Has anyone received a letter from Ulster bank informing them that a direct debit (mine was 82pounds) that was paid out during the computer glitch in July was not debited to the current account at the time,  but are now debiting their account this month February 2013. This has happened to me, Ulster bank paid out a direct debit for a utility bill in July 2012, but failed to apply the debit to my account due to the computer problems they were experiencing. They contacted me in Dec/January and have applied the debit to my account today under the term July direct debit.  On phoning the Ulster bank the advisors follow a script that the problem arose with the computer glitch. However, I feel that it was their mistake all my other direct debits were applied when the computers were returned to normal and I was informed when the computers were fixed that my balance was accurate.  Can anyone help.  Surely there is something wrong here when we have to accept that are balances and statements were incorrect from June2012 to February 2013


----------



## 56HB (19 Mar 2013)

Just opened a current account with Ulster bank.. not now so sure it was a great idea..
Am having no luck contacting the bank they refuse to give me the branch telephone number and say they will get someone to call back still waiting .....the manager gave me his mobile and said call anytime  have done so never answers...

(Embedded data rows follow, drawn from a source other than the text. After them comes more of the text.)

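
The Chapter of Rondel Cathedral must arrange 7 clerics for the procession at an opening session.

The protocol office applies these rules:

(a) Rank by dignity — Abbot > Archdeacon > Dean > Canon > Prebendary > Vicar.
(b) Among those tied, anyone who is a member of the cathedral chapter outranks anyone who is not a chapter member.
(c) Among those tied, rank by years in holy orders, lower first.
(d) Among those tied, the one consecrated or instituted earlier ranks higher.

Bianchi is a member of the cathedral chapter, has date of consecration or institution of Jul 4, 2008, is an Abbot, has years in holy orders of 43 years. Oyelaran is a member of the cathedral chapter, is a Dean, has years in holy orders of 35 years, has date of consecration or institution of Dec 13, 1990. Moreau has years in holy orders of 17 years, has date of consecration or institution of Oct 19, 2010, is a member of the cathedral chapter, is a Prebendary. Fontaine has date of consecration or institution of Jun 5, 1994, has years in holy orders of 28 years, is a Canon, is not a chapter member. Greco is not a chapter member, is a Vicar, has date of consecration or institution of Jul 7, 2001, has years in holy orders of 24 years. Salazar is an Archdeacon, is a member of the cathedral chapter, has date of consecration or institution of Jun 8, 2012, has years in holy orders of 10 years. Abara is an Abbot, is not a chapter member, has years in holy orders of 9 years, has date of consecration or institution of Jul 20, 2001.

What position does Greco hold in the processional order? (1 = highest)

7

By dignity: Bianchi and Abara (Abbot); then Salazar (Archdeacon); then Oyelaran (Dean); then Fontaine (Canon); then Moreau (Prebendary); then Greco (Vicar).
Among Bianchi and Abara, a member of the cathedral chapter before not a chapter member: Bianchi (a member of the cathedral chapter) before Abara (not a chapter member).
Order: Bianchi, Abara, Salazar, Oyelaran, Fontaine, Moreau, Greco. So position 7.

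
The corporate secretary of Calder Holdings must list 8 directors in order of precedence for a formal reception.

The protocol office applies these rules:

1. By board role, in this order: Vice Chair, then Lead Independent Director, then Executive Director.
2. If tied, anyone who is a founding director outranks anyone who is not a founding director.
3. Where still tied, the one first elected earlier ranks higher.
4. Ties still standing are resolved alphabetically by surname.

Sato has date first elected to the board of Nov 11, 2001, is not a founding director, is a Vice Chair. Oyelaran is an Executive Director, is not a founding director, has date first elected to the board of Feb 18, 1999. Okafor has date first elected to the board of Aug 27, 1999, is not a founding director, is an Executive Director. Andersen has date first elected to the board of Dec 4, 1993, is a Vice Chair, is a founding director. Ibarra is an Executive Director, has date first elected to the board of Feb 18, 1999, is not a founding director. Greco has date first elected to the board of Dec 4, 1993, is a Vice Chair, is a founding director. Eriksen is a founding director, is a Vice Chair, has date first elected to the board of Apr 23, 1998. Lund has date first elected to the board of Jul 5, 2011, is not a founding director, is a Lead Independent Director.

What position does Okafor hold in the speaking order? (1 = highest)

8

By board role: Andersen, Greco, Eriksen and Sato (Vice Chair); then Lund (Lead Independent Director); then Ibarra, Oyelaran and Okafor (Executive Director).
Among Andersen, Greco, Eriksen and Sato, a founding director before not a founding director: Andersen, Greco and Eriksen (a founding director) before Sato (not a founding director).
Among Andersen, Greco and Eriksen, by date first elected to the board (earlier first): Andersen and Greco (Dec 4, 1993) before Eriksen (Apr 23, 1998).
Among Andersen and Greco, alphabetically by surname: Andersen before Greco.
Ibarra, Oyelaran and Okafor are each not a founding director, so the next rule applies.
Among Ibarra, Oyelaran and Okafor, by date first elected to the board (earlier first): Ibarra and Oyelaran (Feb 18, 1999) before Okafor (Aug 27, 1999).
Among Ibarra and Oyelaran, alphabetically by surname: Ibarra before Oyelaran.
Order: Andersen, Greco, Eriksen, Sato, Lund, Ibarra, Oyelaran, Okafor. So position 8.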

Does any one out there have a contact number for the Ratheny branch??


----------



## robbie00 (19 Mar 2013)

Branch number is Tel: (01) 805 8800


----------



## Gerry Canning (19 Mar 2013)

mo3art said:


> Just to update the Current Account problems. I spoke to the Bank Manager of the branch in question last week & explained how annoyed we are.
> The bank agreed to give us a formal apology in writing & gave us a goodwill payment of €75 for all the hassle they caused. Still hasn't put us off looking at alternatives mind you but it's nice to be listened to for a change


 The Banks {not just Ulster} didn,t go bust by being efficient, helpful and customer focussed. They all tell a good story (yarn!!).. Methinks , move your account but then again , which Bank can we afford to trust !!
Sorry about my negativity about them all !!


----------